Nitekim AKP, 1 Kasım seçimiyle iktidarı geri aldı.
Gerçekte de iki seçim arasında olanlar, çok ‘derin’ ipuçları veriyordu. Defalarca söylenen, ‘Biri önlense, diğer katliamlar da önlenebilirdi’ yargısı, tutanakların, iddianamelerin satır aralarında somutlaşıyordu.
Suruç’taki Amara Kültür Merkezi’nde gerçekleşen saldırıdan önce emniyete gelen istihbaratlarda, önlem alınması talep edilmişti. İlçenin önemli yerlerindeki MOBESE’lerin izlenmesi, polislerin olası canlı bombalara karşı güvenlik önlemi alması istenmişti. Ne var ki bu net uyarılara rağmen, patlama gerçekleşti.
Suruç ile Ankara katliamları arasında büyük bağlar vardı:
Ekip aynıydı, katliam bombacıları ise kardeş…
‘Yıllardır takip edilen’ Antep ekibi, her iki katliamı da planlarken, IŞİD’in canlı bomba deposu Adıyaman da görmezden gelindi.
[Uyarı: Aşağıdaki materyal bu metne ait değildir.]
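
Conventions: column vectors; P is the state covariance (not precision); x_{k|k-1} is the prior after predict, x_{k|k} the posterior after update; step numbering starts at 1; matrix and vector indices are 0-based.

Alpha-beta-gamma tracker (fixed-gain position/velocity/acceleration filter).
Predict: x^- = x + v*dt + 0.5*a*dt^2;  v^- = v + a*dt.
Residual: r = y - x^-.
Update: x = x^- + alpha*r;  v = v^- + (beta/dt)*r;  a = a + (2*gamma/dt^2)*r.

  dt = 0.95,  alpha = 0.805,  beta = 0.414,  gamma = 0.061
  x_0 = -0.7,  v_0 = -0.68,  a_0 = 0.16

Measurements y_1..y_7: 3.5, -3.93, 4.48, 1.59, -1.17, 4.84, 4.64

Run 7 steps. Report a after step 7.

step 1: x_pred=-1.2738  r=4.7738  x^+=2.5691  v^+=1.5524  a^+=0.8053
step 2: x_pred=4.4073  r=-8.3373  x^+=-2.3042  v^+=-1.3159  a^+=-0.3217
step 3: x_pred=-3.6995  r=8.1795  x^+=2.8850  v^+=1.9430  a^+=0.7840
step 4: x_pred=5.0847  r=-3.4947  x^+=2.2715  v^+=1.1649  a^+=0.3116
step 5: x_pred=3.5187  r=-4.6887  x^+=-0.2557  v^+=-0.5824  a^+=-0.3222
step 6: x_pred=-0.9544  r=5.7944  x^+=3.7101  v^+=1.6366  a^+=0.4610
step 7: x_pred=5.4729  r=-0.8329  x^+=4.8024  v^+=1.7116  a^+=0.3485

a_post = 0.3485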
Adıyamanlı Şeyh Abdurrahman Alagöz Suruç’u, abisi Yunus Emre Alagöz, Ankara’yı kana buladı.
Devlet, Suruç’u patlatan ve ‘IŞİD’ci olduğu bilinen’ bombacının abisini de “başıboş bıraktı”. Ankara patlamasından önce toplam 62 istihbarat raporu vardı; bunlardan biri de, patlamanın olduğu gün yollanmıştı. Dahası bu istihbarat raporları arasında Suruç’u patlatan bombacının abisi Yunus Emre Alagöz’ün de adı geçiyordu.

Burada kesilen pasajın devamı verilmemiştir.